Because gametes are created for fertilization, gametes are created. Four distinct gametes can be formed as you study both characters. Punnet is a gamete that was created when studying the two characters. Punnet square is constructed using the information about the phenotype as well as genotype of both parents. The gametes are haploid as consequence of the meiotic division. The combinations that are possible between the genotypes are incorporated in the Punnet square. All combinations are equally feasible since fertilization processes are random.

4. Determination of ratios

After all combinations have been identified, the phenotypic and genotypic proportions of offsprings are recorded down.

Examples of Dihybrid Cross

1. Dihybrid cross in Pea plants

A dihybrid is the cross between a pea plant homozygous that has round, yellow seeds as well as dried green seeds. Round yellow seeds have been represented by the RRYY alleles, while the green seeds that are wrinkled are represented by  rryy. The gametes resulting from the two alleles are RY and the ry. When two parents cross, F1 hybrids bearing the RrYy allele are created. The hybrids are oval yellow seedlings (RrYy) that carry the predominant roundness allele and that dominant allele Y that is responsible for the yellow hue.

The four alleles are able to combine into four combinations: RY, Ry, rY, and ry. The four alleles are mixed randomly, resulting in four different types of gametes. Gametes are generated randomly in fertilization, resulting in sixteen different kinds of individuals in the generation known as F2. The hybrids appear in the combination of 9 rounds of yellow 3 round greens and 3 wrinkled yellow and one wrinkled green.
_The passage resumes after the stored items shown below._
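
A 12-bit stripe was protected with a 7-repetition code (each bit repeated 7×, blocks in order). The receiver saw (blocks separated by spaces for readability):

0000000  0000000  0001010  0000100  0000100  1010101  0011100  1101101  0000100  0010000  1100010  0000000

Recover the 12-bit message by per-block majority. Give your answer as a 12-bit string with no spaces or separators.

000001010000

Block 1 (0000000): 0 ones → 0
Block 2 (0000000): 0 ones → 0
Block 3 (0001010): 2 ones → 0
Block 4 (0000100): 1 one → 0
Block 5 (0000100): 1 one → 0
Block 6 (1010101): 4 ones → 1
Block 7 (0011100): 3 ones → 0
Block 8 (1101101): 5 ones → 1
Block 9 (0000100): 1 one → 0
Block 10 (0010000): 1 one → 0
Block 11 (1100010): 3 ones → 0
Block 12 (0000000): 0 ones → 0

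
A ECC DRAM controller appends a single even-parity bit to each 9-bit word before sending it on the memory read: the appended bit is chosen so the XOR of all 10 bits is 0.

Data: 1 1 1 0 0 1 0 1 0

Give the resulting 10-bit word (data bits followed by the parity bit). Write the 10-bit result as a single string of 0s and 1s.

1110010101

XOR of the 9 data bits: 1⊕1⊕1⊕0⊕0⊕1⊕0⊕1⊕0 = 1
Parity bit = 1 (so all 10 bits XOR to 0).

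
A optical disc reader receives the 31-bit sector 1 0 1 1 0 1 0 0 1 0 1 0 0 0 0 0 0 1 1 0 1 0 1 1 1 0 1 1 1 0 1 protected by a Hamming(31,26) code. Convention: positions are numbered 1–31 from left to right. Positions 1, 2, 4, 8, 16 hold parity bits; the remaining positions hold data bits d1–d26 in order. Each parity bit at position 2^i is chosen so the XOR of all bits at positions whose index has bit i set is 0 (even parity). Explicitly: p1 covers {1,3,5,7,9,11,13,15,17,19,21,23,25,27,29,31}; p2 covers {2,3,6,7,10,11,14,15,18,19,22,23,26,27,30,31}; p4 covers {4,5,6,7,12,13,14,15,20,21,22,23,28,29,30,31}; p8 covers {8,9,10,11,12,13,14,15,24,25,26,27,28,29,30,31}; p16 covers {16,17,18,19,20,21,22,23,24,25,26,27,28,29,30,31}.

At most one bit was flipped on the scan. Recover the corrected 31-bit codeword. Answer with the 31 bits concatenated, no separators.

1011110010100000011010111011101

s1 (pos 1,3,5,7,9,11,13,15,17,19,21,23,25,27,29,31): 1⊕1⊕0⊕0⊕1⊕1⊕0⊕0⊕0⊕1⊕1⊕1⊕1⊕1⊕1⊕1 = 1
s2 (pos 2,3,6,7,10,11,14,15,18,19,22,23,26,27,30,31): 0⊕1⊕1⊕0⊕0⊕1⊕0⊕0⊕1⊕1⊕0⊕1⊕0⊕1⊕0⊕1 = 0
s4 (pos 4,5,6,7,12,13,14,15,20,21,22,23,28,29,30,31): 1⊕0⊕1⊕0⊕0⊕0⊕0⊕0⊕0⊕1⊕0⊕1⊕1⊕1⊕0⊕1 = 1
s8 (pos 8,9,10,11,12,13,14,15,24,25,26,27,28,29,30,31): 0⊕1⊕0⊕1⊕0⊕0⊕0⊕0⊕1⊕1⊕0⊕1⊕1⊕1⊕0⊕1 = 0
s16 (pos 16,17,18,19,20,21,22,23,24,25,26,27,28,29,30,31): 0⊕0⊕1⊕1⊕0⊕1⊕0⊕1⊕1⊕1⊕0⊕1⊕1⊕1⊕0⊕1 = 0
Syndrome s16…s1 = 00101 → error at position 5.
Flip position 5: 1011010010100000011010111011101 → 1011110010100000011010111011101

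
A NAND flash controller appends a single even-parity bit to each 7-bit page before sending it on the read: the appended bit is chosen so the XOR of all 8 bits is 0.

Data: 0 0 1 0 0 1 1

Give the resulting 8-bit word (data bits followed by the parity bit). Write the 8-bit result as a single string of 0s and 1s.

XOR of the 7 data bits: 0⊕0⊕1⊕0⊕0⊕1⊕1 = 1
Parity bit = 1 (so all 8 bits XOR to 0).

00100111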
Dihybrid cross in Pea plants
Dihybrid cross in Pea plants

2. Dihybrid cross in Drosophila

Another instance of a cross that is a dihybrid can be seen in cases of homozygous long winged black-bodied Drosophila and grey-bodied, vestigial-winged fly. It is believed that the F1 generation hybrids are grey-bodied long-winged Drosophila fly. After mating, the hybrids with one another, create The F2 generation. The F2 generation comprises 9 grey bodies with long wings, three long-winged black bodies, three vestigial-winged grey bodies, and 1 old-fashioned winged black-bodied Drosophila.



Submit Your Question
Please submit your question in appropriate category.